Koepke widersprach vehement. Die „Angebote“ der Fraktion seien gewesen: „Mach Dich selbstständig oder such Dir einen anderen Job“, berichtete die angestellte Zahnärztin.

Kritik an der Fraktion aus dem Ortsverein

Eine rote Linie hat aus Sicht des Ortsvereins von Ariana Koepke denn auch vielmehr die Ratsfraktion überschritten. Max Haacke, der die SPD in Wiesdorf und Manfort führt, findet es „außerordentlich bedauerlich“, dass die Genossin ausgeschlossen wurde, ohne mit der SPD-Fraktion in der Bezirksvertretung I oder dem Ortsverein zu sprechen. Auch er sei nicht angesprochen worden, kritisierte Haacke am Mittwochabend. Übrigens kaum zwei Stunden, nachdem die Meldung vom Fraktionsausschluss in der Welt war. Vor allem erzürnt ihn, dass Koepke von den Genossinnen Kreutz und Pütz sozialdemokratische Werte abgesprochen würden. Das sei nicht nur schlechter Stil, sondern beschädige die SPD allgemein.

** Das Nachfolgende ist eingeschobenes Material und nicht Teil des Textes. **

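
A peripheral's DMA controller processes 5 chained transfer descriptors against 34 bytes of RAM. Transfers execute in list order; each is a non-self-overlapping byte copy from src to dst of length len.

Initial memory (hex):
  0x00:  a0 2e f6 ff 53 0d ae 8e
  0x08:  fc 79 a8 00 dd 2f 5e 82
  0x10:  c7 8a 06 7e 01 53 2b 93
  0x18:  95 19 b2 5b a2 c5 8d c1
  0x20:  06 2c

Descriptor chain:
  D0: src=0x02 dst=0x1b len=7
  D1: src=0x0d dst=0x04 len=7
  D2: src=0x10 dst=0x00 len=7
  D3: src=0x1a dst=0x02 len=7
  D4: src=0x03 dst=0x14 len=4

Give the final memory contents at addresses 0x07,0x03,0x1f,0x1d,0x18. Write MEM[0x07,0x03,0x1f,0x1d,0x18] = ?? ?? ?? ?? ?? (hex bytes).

  after D0: wrote 7B at 0x1b = f6ff530dae8efc
  after D1: wrote 7B at 0x04 = 2f5e82c78a067e
  after D2: wrote 7B at 0x00 = c78a067e01532b
  after D3: wrote 7B at 0x02 = b2f6ff530dae8e
  after D4: wrote 4B at 0x14 = f6ff530d
query mem[0x07]=0xae, mem[0x03]=0xf6, mem[0x1f]=0xae, mem[0x1d]=0x53, mem[0x18]=0x95

MEM[0x07,0x03,0x1f,0x1d,0x18] = ae f6 ae 53 95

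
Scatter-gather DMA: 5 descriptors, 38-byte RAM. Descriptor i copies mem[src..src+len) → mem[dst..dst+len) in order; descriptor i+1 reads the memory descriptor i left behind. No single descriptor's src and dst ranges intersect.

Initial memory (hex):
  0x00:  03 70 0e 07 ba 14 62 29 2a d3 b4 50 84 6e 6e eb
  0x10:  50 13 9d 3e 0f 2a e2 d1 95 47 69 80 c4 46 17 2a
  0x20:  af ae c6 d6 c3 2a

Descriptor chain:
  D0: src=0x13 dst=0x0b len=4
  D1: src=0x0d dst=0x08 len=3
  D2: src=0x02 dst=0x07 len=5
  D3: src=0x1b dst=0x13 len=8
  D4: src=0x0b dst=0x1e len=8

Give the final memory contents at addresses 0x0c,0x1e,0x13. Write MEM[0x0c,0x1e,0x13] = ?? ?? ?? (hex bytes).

D0: mem[0x0b..0x0e] <- [3e 0f 2a e2]
D1: mem[0x08..0x0a] <- [2a e2 eb]
D2: mem[0x07..0x0b] <- [0e 07 ba 14 62]
D3: mem[0x13..0x1a] <- [80 c4 46 17 2a af ae c6]
D4: mem[0x1e..0x25] <- [62 0f 2a e2 eb 50 13 9d]
query mem[0x0c]=0x0f, mem[0x1e]=0x62, mem[0x13]=0x80

MEM[0x0c,0x1e,0x13] = 0f 62 80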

Über Ariane Koepke kommt von Haacke nur Gutes, obwohl er früher dem Eva-Lux-Lager zuzurechnen war. Die Vize-Parteivorsitzende habe sich „zu einem äußerst wertvollen Mitglied unserer SPD entwickelt“ und auch das Zerwürfnis mit ihrer früheren Konkurrentin Lux überwunden. Dass diese beiden fruchtbar zusammengearbeitet hätten, sei für ihn „ein Beweis“, dass man in der Leverkusener SPD Streit auch begraben könne.

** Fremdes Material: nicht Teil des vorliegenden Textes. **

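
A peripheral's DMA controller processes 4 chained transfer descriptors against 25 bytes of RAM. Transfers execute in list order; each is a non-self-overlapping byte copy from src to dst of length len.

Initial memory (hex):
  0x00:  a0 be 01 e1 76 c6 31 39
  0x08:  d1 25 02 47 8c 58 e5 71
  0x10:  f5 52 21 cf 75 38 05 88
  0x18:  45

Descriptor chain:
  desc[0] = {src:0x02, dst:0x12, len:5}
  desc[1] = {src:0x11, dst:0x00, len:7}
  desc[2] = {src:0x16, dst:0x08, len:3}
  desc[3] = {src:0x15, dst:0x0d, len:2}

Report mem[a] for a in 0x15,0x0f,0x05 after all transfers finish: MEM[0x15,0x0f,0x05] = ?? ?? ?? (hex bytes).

MEM[0x15,0x0f,0x05] = c6 71 31

[0] 0x02->0x12 len=5 : 01 e1 76 c6 31
[1] 0x11->0x00 len=7 : 52 01 e1 76 c6 31 88
[2] 0x16->0x08 len=3 : 31 88 45
[3] 0x15->0x0d len=2 : c6 31
query mem[0x15]=0xc6, mem[0x0f]=0x71, mem[0x05]=0x31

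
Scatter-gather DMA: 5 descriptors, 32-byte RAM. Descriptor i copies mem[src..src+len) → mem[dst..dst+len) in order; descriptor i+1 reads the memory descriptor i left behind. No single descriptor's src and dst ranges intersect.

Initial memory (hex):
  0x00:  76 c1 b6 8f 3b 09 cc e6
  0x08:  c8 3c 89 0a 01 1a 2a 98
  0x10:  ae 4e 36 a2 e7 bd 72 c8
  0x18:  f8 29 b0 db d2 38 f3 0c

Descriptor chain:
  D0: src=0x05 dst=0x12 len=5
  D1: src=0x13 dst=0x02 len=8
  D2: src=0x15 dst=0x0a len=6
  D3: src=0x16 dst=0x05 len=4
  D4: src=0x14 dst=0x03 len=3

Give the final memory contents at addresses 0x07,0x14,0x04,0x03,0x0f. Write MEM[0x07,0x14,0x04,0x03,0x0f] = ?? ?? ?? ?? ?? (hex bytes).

  after D0: wrote 5B at 0x12 = 09cce6c83c
  after D1: wrote 8B at 0x02 = cce6c83cc8f829b0
  after D2: wrote 6B at 0x0a = c83cc8f829b0
  after D3: wrote 4B at 0x05 = 3cc8f829
  after D4: wrote 3B at 0x03 = e6c83c
query mem[0x07]=0xf8, mem[0x14]=0xe6, mem[0x04]=0xc8, mem[0x03]=0xe6, mem[0x0f]=0xb0

MEM[0x07,0x14,0x04,0x03,0x0f] = f8 e6 c8 e6 b0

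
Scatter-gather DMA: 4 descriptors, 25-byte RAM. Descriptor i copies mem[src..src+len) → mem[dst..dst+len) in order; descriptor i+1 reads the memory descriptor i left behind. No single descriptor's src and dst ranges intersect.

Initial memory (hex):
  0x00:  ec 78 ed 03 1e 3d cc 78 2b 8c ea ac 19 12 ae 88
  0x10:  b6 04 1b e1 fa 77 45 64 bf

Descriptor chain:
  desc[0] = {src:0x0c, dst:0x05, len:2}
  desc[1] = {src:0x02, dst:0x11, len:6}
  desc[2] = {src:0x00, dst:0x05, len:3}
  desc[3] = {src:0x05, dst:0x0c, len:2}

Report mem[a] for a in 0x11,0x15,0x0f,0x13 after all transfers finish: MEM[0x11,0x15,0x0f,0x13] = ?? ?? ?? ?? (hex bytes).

[0] 0x0c->0x05 len=2 : 19 12
[1] 0x02->0x11 len=6 : ed 03 1e 19 12 78
[2] 0x00->0x05 len=3 : ec 78 ed
[3] 0x05->0x0c len=2 : ec 78
query mem[0x11]=0xed, mem[0x15]=0x12, mem[0x0f]=0x88, mem[0x13]=0x1e

MEM[0x11,0x15,0x0f,0x13] = ed 12 88 1e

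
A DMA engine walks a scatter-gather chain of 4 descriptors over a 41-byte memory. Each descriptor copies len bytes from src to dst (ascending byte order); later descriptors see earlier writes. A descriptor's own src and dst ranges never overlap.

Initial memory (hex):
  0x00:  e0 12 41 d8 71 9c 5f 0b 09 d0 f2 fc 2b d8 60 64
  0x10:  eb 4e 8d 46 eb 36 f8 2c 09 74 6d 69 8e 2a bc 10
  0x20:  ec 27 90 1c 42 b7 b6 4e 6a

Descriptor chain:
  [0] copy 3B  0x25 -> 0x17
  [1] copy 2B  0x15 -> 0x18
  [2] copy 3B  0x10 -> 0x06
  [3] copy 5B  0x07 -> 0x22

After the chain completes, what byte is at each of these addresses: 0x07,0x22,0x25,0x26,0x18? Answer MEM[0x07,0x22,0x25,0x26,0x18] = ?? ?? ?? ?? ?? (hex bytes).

D0: mem[0x17..0x19] <- [b7 b6 4e]
D1: mem[0x18..0x19] <- [36 f8]
D2: mem[0x06..0x08] <- [eb 4e 8d]
D3: mem[0x22..0x26] <- [4e 8d d0 f2 fc]
query mem[0x07]=0x4e, mem[0x22]=0x4e, mem[0x25]=0xf2, mem[0x26]=0xfc, mem[0x18]=0x36

MEM[0x07,0x22,0x25,0x26,0x18] = 4e 4e f2 fc 36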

Die von der Fraktionsspitze geäußerte Kritik, Koepke habe zuletzt keinerlei politische Arbeit mehr geleistet, kann Haacke ebenfalls nicht nachvollziehen. Um Wiesdorf und Manfort habe sie sich „mit großem Engagement“ gekümmert.

Eine letzte Sorge gilt dem relativen Gewicht des Ortsvereins Wiesdorf/Manfort in der Leverkusener SPD: Mit Vize-Fraktionschefin Lena Pütz ist ein Schwergewicht in den Ortsverein Bürrig/Küppersteg/Quettingen gewechselt, Laura Willsch, die jetzt Rodriguez heißt, gehört jetzt zum Ortsverein Opladen. Für Wiesdorf und Manfort, sozialdemokratisches Kerngebiet in Leverkusen, ist das eine unbefriedigende Entwicklung.